1. Raw unfiltered social dynamics. Before the coaching industry became sanitized, Julien showed real rejections, real blowups, and real recoveries. It wasn’t pretty — but it was real. To understand the scarcity of rsd julien old
2. The “forbidden knowledge” effect. Because many of these videos have been deleted, re‑uploaded, or demonetized, finding a 2012 Julien RSD video feels like stumbling onto a lost VHS tape. There’s an underground thrill to it.
3. A historical document of a weird era. The early 2010s were the peak of “lifestyle pickup” — before #MeToo, before the term “toxic masculinity” went mainstream. Watching those old videos now is like looking at a fossil of internet culture: the edgy humor, the low‑cut shirts, the “crash course” mentality.

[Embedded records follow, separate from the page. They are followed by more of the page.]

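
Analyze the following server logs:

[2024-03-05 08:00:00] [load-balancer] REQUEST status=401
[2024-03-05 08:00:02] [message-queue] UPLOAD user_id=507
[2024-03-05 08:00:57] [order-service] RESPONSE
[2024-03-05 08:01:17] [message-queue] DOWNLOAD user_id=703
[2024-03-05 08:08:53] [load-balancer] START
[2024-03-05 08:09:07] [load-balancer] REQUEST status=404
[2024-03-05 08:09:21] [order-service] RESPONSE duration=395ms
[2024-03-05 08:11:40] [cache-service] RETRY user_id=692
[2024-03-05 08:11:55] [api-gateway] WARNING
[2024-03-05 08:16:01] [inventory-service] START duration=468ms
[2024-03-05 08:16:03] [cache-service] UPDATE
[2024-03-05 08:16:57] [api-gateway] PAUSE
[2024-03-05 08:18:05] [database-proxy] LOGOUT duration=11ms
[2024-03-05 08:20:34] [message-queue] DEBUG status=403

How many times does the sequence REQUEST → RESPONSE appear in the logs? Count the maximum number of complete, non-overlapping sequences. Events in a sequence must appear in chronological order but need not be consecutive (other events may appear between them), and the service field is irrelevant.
2

To count sequences:

1. Look for pattern: REQUEST → RESPONSE
2. Greedily scan the log in chronological order, matching each sequence element in turn (ignoring service)
3. Each time the full pattern completes, increment the count and restart matching from the next event
4. Complete non-overlapping sequences found: 2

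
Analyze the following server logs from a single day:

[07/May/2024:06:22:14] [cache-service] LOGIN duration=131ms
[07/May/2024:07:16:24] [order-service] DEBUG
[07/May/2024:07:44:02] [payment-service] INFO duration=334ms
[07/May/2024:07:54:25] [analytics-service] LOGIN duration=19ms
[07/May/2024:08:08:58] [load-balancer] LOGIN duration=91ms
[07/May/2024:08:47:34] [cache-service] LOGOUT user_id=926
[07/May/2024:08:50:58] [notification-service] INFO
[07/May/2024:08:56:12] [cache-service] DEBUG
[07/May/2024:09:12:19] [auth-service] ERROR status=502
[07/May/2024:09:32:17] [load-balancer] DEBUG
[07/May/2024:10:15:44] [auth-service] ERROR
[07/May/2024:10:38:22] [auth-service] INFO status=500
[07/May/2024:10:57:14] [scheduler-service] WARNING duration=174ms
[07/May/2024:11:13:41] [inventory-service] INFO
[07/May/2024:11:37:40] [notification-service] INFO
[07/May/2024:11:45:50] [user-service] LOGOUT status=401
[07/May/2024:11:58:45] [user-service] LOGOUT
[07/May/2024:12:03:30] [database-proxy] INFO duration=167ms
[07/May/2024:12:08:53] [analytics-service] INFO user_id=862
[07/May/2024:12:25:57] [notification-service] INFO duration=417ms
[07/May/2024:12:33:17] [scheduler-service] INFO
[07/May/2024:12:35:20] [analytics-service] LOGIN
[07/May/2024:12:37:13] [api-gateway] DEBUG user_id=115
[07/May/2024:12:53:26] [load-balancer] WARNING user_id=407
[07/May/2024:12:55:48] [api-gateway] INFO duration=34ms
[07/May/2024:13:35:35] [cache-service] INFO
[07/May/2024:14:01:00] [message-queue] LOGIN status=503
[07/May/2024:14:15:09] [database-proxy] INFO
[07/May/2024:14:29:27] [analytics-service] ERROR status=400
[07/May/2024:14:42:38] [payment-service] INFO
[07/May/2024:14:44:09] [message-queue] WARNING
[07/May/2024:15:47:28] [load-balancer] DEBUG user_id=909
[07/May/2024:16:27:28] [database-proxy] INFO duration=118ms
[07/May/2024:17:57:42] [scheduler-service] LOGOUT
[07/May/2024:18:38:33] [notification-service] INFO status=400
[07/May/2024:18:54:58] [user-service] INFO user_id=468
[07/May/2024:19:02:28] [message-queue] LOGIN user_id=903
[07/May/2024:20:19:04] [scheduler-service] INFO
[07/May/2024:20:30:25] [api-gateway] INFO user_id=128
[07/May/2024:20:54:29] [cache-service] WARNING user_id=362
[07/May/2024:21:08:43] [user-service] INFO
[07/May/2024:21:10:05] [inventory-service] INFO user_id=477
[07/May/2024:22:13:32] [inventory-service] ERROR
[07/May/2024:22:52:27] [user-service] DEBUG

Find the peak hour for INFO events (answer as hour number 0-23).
12

To find the peak hour:

1. Group all INFO events by hour
2. Count events in each hour
3. Find hour with maximum count
4. Peak hour: 12 (with 5 events)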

In the sprawling, often unregulated archives of YouTube and Vimeo, there exists a peculiar category of content that refuses to die. It sits in the gray zone between self-help, infamy, and historical artifact. If you have typed the phrase “rsd julien old videos” into a search bar, you are not just looking for pickup lines. You are digging for a specific time capsule: the early 2010s, the Golden Age of the "Pickup Artist" (PUA) industry, and the rise and fall of one of its most polarizing figures.
To understand what these old videos contain, why they still get thousands of views, and whether they hold any value today, we must first understand the acronyms and the era that birthed them. Fans had downloaded entire hard drives of content
When you search for rsd julien old videos, you’re not looking for his later, more tempered content. You’re looking for the era between 2011 and 2014. Here’s what that includes:
Interestingly, Julien himself has disowned most of his older material. His current coaching (via JulienHimself) focuses on trauma healing, somatic work, and conscious relationships. He admits that his old “PUA persona” was a mask for deep insecurity.
But for the student of game, that doesn’t invalidate the tactical utility of the old videos. You can appreciate the technique while rejecting the toxic worldview. In fact, watching rsd julien old videos alongside his newer content provides a masterclass in personal reinvention.
Julien was banned from several countries in 2014. CNN called him a “rapist apologist.” That level of controversy ensures that new generations of men will seek out the original content to judge for themselves. The Streisand Effect is real.